You can load a single byte using the following Intel asm syntax:
movzx eax, byte ptr [ecx]
A few other things:
it will also have the effect that it probably wouldn't detect the end of the string properly since the null terminator might not be followed by three other zero bytes.
I'm not sure why you increment ecx before processing the first character in the string
the assembly code you posted doesn't appear to actually loop over the string
I've put some comments into your code:-
; this is OK: setting up the stack frame and saving important register
; on Win32, the registers that need saving are: esi, edi and ebx
; the rest can be used without needing to preserve them
push ebp
mov ebp, esp
push esi
push ebx
xor eax, eax
mov ecx, [ebp + 8]
; you said that this checked [ecx] for zero, but I think you've just written
; that wrong, this checks the value of ecx for zero, the [reg] form usually indicates
; the value at the address defined by reg
; so this is effectively doing a null pointer check (which is good)
jecxz end
mov esi, [ebp + 12]
mov edx, [ebp + 16]
xor bl, bl
firstLoop:
add bl, 1
; you increment ecx before loading the first character, this means
; that the function ignores the first character of the string
; and will therefore produce an incorrect result if the string
; starts with a character that needs replacing
add ecx, 1
; characters are 8 bit, not 32 bit (mentioned in comments elsewhere)
mov eax, [ecx]
cmp eax, 0
jz end
push eax
; possibly segfaults due to character out of range
; also, as mentioned elsewhere, the function you call here must conform to the
; the standard calling convention of the system (e.g, preserve esi, edi and ebx for
; Win32 systems), so eax, ecx and edx can change, so next time you call
; [edx] it might be referencing random memory
; either save edx on the stack (push before pushing parameters, pop after add esp)

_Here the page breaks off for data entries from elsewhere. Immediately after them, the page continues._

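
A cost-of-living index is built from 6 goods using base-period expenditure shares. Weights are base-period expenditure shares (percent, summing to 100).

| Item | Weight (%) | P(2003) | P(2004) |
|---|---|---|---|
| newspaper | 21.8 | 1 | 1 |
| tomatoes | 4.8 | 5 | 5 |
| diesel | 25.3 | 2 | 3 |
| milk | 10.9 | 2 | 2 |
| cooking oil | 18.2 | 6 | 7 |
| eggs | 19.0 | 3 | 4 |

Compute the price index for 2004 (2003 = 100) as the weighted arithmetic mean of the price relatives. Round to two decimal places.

newspaper: 21.8 × (1/1) = 21.8 × 1.000000 = 21.8000
tomatoes: 4.8 × (5/5) = 4.8 × 1.000000 = 4.8000
diesel: 25.3 × (3/2) = 25.3 × 1.500000 = 37.9500
milk: 10.9 × (2/2) = 10.9 × 1.000000 = 10.9000
cooking oil: 18.2 × (7/6) = 18.2 × 1.166667 = 21.2333
eggs: 19.0 × (4/3) = 19.0 × 1.333333 = 25.3333
Index = Σ wᵢ·(p₁ᵢ/p₀ᵢ) = 21.8000 + 4.8000 + 37.9500 + 10.9000 + 21.2333 + 25.3333 = 122.0167

122.02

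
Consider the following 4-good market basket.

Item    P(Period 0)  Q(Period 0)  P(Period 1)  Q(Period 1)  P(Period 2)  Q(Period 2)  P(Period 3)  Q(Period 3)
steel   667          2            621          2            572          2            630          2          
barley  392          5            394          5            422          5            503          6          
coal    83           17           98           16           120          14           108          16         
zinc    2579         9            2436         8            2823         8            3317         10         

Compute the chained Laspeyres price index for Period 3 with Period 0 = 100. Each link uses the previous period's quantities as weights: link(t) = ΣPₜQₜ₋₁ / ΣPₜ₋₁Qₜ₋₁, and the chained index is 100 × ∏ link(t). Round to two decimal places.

Link Period 0→Period 1:
ΣP(Period 1)Q(Period 0) = 621×2 + 394×5 + 98×17 + 2436×9 = 1242 + 1970 + 1666 + 21924 = 26802
ΣP(Period 0)Q(Period 0) = 667×2 + 392×5 + 83×17 + 2579×9 = 1334 + 1960 + 1411 + 23211 = 27916
link = 26802/27916 = 0.960095
Link Period 1→Period 2:
ΣP(Period 2)Q(Period 1) = 572×2 + 422×5 + 120×16 + 2823×8 = 1144 + 2110 + 1920 + 22584 = 27758
ΣP(Period 1)Q(Period 1) = 621×2 + 394×5 + 98×16 + 2436×8 = 1242 + 1970 + 1568 + 19488 = 24268
link = 27758/24268 = 1.143811
Link Period 2→Period 3:
ΣP(Period 3)Q(Period 2) = 630×2 + 503×5 + 108×14 + 3317×8 = 1260 + 2515 + 1512 + 26536 = 31823
ΣP(Period 2)Q(Period 2) = 572×2 + 422×5 + 120×14 + 2823×8 = 1144 + 2110 + 1680 + 22584 = 27518
link = 31823/27518 = 1.156443
Chained index = 100 × 0.960095 × 1.143811 × 1.156443 = 126.9967

127.00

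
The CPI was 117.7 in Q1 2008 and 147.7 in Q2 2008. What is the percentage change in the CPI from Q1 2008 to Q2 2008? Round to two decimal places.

25.49%

Change = (147.7 − 117.7) / 117.7 × 100
       = 30.0 / 117.7 × 100 = 25.4885%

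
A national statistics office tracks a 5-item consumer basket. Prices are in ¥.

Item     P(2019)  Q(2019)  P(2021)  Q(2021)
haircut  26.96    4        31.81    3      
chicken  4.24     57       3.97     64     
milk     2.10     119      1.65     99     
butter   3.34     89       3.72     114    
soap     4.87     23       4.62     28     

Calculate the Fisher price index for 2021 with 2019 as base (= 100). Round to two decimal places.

Laspeyres component (base-period weights):
ΣP(2021)Q(2019) = 31.81×4 + 3.97×57 + 1.65×119 + 3.72×89 + 4.62×23 = 127.24 + 226.29 + 196.35 + 331.08 + 106.26 = 987.22
ΣP(2019)Q(2019) = 26.96×4 + 4.24×57 + 2.10×119 + 3.34×89 + 4.87×23 = 107.84 + 241.68 + 249.9 + 297.26 + 112.01 = 1008.69
L = 987.22 / 1008.69 × 100 = 97.8715
Paasche component (current-period weights):
ΣP(2021)Q(2021) = 31.81×3 + 3.97×64 + 1.65×99 + 3.72×114 + 4.62×28 = 95.43 + 254.08 + 163.35 + 424.08 + 129.36 = 1066.3
ΣP(2019)Q(2021) = 26.96×3 + 4.24×64 + 2.10×99 + 3.34×114 + 4.87×28 = 80.88 + 271.36 + 207.9 + 380.76 + 136.36 = 1077.26
P = 1066.3 / 1077.26 × 100 = 98.9826
Fisher = √(L × P) = √(97.8715 × 98.9826) = 98.4255

98.43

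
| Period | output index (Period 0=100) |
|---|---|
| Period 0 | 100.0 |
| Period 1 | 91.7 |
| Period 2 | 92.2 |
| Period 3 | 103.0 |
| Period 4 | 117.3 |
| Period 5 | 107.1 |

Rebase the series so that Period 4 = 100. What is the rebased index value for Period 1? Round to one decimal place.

Rebased(Period 1) = 91.7 / 117.3 × 100 = 78.1756

78.2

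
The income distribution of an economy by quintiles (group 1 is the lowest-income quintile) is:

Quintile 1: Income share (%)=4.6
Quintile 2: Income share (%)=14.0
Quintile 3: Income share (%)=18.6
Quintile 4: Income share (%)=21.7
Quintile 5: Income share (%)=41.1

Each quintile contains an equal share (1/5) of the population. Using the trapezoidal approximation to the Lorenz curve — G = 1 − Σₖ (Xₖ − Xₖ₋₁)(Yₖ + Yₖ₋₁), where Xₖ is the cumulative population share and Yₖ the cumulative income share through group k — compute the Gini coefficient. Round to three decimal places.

0.323

Cumulative income shares Yₖ: 0.0460, 0.1860, 0.3720, 0.5890, 1.0000
Σ (Xₖ−Xₖ₋₁)(Yₖ+Yₖ₋₁) = (1/5)(0.0460+0.0000) + (1/5)(0.1860+0.0460) + (1/5)(0.3720+0.1860) + (1/5)(0.5890+0.3720) + (1/5)(1.0000+0.5890)
  = 0.0092 + 0.0464 + 0.1116 + 0.1922 + 0.3178 = 0.6772
G = 1 − 0.6772 = 0.3228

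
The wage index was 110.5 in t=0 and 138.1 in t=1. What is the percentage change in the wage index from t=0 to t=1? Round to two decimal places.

Change = (138.1 − 110.5) / 110.5 × 100
       = 27.6 / 110.5 × 100 = 24.9774%

24.98%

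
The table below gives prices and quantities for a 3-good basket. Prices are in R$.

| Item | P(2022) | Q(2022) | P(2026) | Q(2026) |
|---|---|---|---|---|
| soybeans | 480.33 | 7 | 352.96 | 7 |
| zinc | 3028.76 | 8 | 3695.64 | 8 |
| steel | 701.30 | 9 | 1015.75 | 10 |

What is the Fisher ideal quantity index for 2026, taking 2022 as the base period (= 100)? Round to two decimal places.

Laspeyres component (base-period weights):
ΣP(2022)Q(2026) = 480.33×7 + 3028.76×8 + 701.30×10 = 3362.31 + 24230.08 + 7013 = 34605.39
ΣP(2022)Q(2022) = 480.33×7 + 3028.76×8 + 701.30×9 = 3362.31 + 24230.08 + 6311.7 = 33904.09
L = 34605.39 / 33904.09 × 100 = 102.0685
Paasche component (current-period weights):
ΣP(2026)Q(2026) = 352.96×7 + 3695.64×8 + 1015.75×10 = 2470.72 + 29565.12 + 10157.5 = 42193.34
ΣP(2026)Q(2022) = 352.96×7 + 3695.64×8 + 1015.75×9 = 2470.72 + 29565.12 + 9141.75 = 41177.59
P = 42193.34 / 41177.59 × 100 = 102.4668
Fisher = √(L × P) = √(102.0685 × 102.4668) = 102.2674

102.27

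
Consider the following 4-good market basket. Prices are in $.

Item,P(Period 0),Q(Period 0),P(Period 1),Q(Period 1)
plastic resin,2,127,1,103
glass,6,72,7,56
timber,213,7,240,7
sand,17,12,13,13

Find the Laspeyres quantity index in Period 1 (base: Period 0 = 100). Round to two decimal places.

94.67

Laspeyres quantity index uses base-period prices as weights.
ΣP(Period 0)·Q(Period 1) = 2×103 + 6×56 + 213×7 + 17×13 = 206 + 336 + 1491 + 221 = 2254
ΣP(Period 0)·Q(Period 0) = 2×127 + 6×72 + 213×7 + 17×12 = 254 + 432 + 1491 + 204 = 2381
Index = 2254 / 2381 × 100 = 94.6661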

; or just load edx with [ebp+16] here instead of at the start
call edx
add esp, 4
mov ebx, eax
; more functionality required here!
end:
; restore important values, etc
pop ebx
pop esi
mov esp, ebp
pop ebp
; the result of the function should be in eax, but that's not set up properly yet
ret
Comments on your inner loop:-
firstLoop:
xor eax, eax
; you're loading a 32 bit value and checking for zero,
; strings are terminated with a null character, an 8 bit value,
; not a 32 bit value, so you're reading past the end of the string
; so this is unlikely to correctly test the end of string
mov edi, [ecx]
cmp edi, 0
jz end
mov edi, ecx ; save array
movzx eax, byte [ecx] ;load single byte into eax
; you need to keep ebp! its value must be saved (at the end,
; you do a mov esp,ebp)
mov ebp, edx ; save function pointer
push eax ; parameter for (*isinsubset)
call edx ; execute (*isinsubset)
mov ecx, edi ; restore array
cmp eax, 0
jne secondLoop
mov edx, ebp ; restore function pointer
add esp, 4 ; "pop off" the parameter
mov ebx, eax ; store return value
add ecx, 1
jmp firstLoop
secondLoop:
; again, your accessing the string using a 32 bit value, not an 8 bit value
; so you're replacing the matched character and the three next characters
; with the new value
; the upper 24 bits are probably zero so the loop will terminate on the
; next character
; also, the function seems to be returning a count of characters replaced,
; but you're not recording the fact that characters have been replaced
mov [ecx], esi
mov edx, ebp
add esp, 4
mov ebx, eax
add ecx, 1
jmp firstLoop
You do seem to be having trouble with the way the memory works, you are getting confused between 8 bit and 32 bit memory access.